One day you wake up and notice your aquarium is kinda cloudy..."sigh" problem. Most likely its just a few things that you might be doing which are reversible. But lets backtrack a bit and figure out WHY this happens before we get to how to fix it.


When you first start off with a brand new aquarium it is essentially sterile. You start off with a clean empty aquarium, maybe some gravel that you rinsed and some other new or used odds and ends like heaters or pumps. The water in itself is "clean" as in it hasn't been cycled or has any beneficial bacteria that has started the process of helping in the cleaning process of your fish waste and other organic material.

This is where the cycling process begins. The process is basically the same for a freshwater and a saltwater aquarium even though the types of bacteria are different strains for both. There are different ways to begin this process. One of the most common is to fill your aquarium with water and have it function as if it had fish. Have the lights turn on and off, pump runs like normal and in a few weeks time you will begin to see some algae growing and the process of your aquarium's ability to sustain life. This is where the first step of bacteria comes into play. Ammonia will be begin to appear and once the level of bacteria reaches a certain population your Ammonia level begins to drop but until then Ammonia is very toxic to your fish and other inhabitants. Then comes the next step. Nitrites, which is the second step in your cycle. These Nitrite levels are also toxic but will begin to be converted to the less harmful Nitrates by your nitrifying bacteria. These Nitrates can now be removed through you regular maintenance routine of water changes and depending on whether you have a fresh or saltwater aquarium some of the inhabitants can use Nitrates such as live plants in a freshwater aquarium.
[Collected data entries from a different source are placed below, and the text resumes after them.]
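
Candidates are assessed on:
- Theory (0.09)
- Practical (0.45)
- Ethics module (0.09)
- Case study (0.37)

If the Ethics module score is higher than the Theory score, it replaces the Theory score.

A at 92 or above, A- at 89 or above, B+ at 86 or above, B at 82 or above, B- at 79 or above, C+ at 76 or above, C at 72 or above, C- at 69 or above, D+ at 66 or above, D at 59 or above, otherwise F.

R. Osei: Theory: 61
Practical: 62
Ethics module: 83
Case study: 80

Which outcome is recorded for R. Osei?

C

Ethics module (83) > Theory (61), so Theory counts as 83.
Weighted total:
  Theory 83 × 0.09 = 7.47
  Practical 62 × 0.45 = 27.9
  Ethics module 83 × 0.09 = 7.47
  Case study 80 × 0.37 = 29.6
Sum = 72.44
72.44 is ≥ 72 and < 76 → C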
So now that we have covered bacteria and its role in your aquarium lets move on to why you might wake up to cloudy water. This cloudy water is actually called a "Bacterial Bloom" it usually happens when your parameters are a little off..or alot off. Say for example you feed too much, or you leave a dead fish in for too long or you just don't clean your aquarium regularly. Initially your bacteria would help in the decomposing of left over food at the bottom of your tank but now you have approached a limit that it cannot adequately break down the food faster than your introducing it to your aquarium. As a reaction your bacteria

kicks into high gear and reproduces very quickly. Resulting in a milky white appearance in your water. No matter how many times you clean your filter it will not remove this because it is much too small to be filtered out by usual mechanical filtration such as canister filters.
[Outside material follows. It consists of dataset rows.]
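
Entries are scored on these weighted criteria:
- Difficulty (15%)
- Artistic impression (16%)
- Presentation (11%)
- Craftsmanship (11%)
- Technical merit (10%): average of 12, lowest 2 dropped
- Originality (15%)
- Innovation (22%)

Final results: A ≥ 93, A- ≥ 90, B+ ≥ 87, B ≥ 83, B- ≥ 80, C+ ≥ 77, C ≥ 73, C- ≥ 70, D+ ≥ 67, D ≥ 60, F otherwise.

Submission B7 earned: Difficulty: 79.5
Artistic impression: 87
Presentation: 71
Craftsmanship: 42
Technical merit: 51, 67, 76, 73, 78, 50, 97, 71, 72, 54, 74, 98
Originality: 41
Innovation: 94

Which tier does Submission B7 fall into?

C-

Technical merit: drop 50, 51 → average of remaining 10 = 760/10 = 76
Weighted total:
  Difficulty 79.5 × 0.15 = 11.925
  Artistic impression 87 × 0.16 = 13.92
  Presentation 71 × 0.11 = 7.81
  Craftsmanship 42 × 0.11 = 4.62
  Technical merit 76 × 0.1 = 7.6
  Originality 41 × 0.15 = 6.15
  Innovation 94 × 0.22 = 20.68
Sum = 72.705
72.705 is ≥ 70 and < 73 → C-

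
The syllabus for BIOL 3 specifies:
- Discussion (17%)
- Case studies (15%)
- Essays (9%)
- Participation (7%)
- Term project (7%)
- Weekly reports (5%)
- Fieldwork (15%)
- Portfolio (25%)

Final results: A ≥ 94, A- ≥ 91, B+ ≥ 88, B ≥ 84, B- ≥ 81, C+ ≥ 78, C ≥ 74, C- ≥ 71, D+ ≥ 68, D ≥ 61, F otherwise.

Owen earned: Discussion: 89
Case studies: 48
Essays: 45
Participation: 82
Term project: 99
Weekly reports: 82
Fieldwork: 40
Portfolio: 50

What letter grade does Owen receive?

Weighted total:
  Discussion 89 × 0.17 = 15.13
  Case studies 48 × 0.15 = 7.2
  Essays 45 × 0.09 = 4.05
  Participation 82 × 0.07 = 5.74
  Term project 99 × 0.07 = 6.93
  Weekly reports 82 × 0.05 = 4.1
  Fieldwork 40 × 0.15 = 6
  Portfolio 50 × 0.25 = 12.5
Sum = 61.65
61.65 is ≥ 61 and < 68 → D

D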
This can only be done by doing regular water changes and limiting the food or type of food into your aquarium for awhile as well as maybe removing any decomposing organic material. Overcrowding is also a factor since this will increase the fish waste or "biomass" that is in your aquarium. Imagine having 50 people in your living room. The amount of waste that will be produced is much greater than 10 people. So you always have to know how much waste your aquarium filter can handle as well as maintaining proper aquarium husbandry. In time you will see that your water will become more and more clear as the extra bacteria will now die off since there is not enough food to sustain it and your bacteria levels will reach an equilibrium.

Just remember...

  1. Don't overfeed

  2. Perform regular water changes

  3. Do not overcrowd your aquarium

  4. Remove excess organic material as soon as possible (Dead fish, food,dead or dying plants or coral)

It is your responsibility to look after these creatures just as you look after any other pet. They are dependent on us to give them a healthy environment to live in.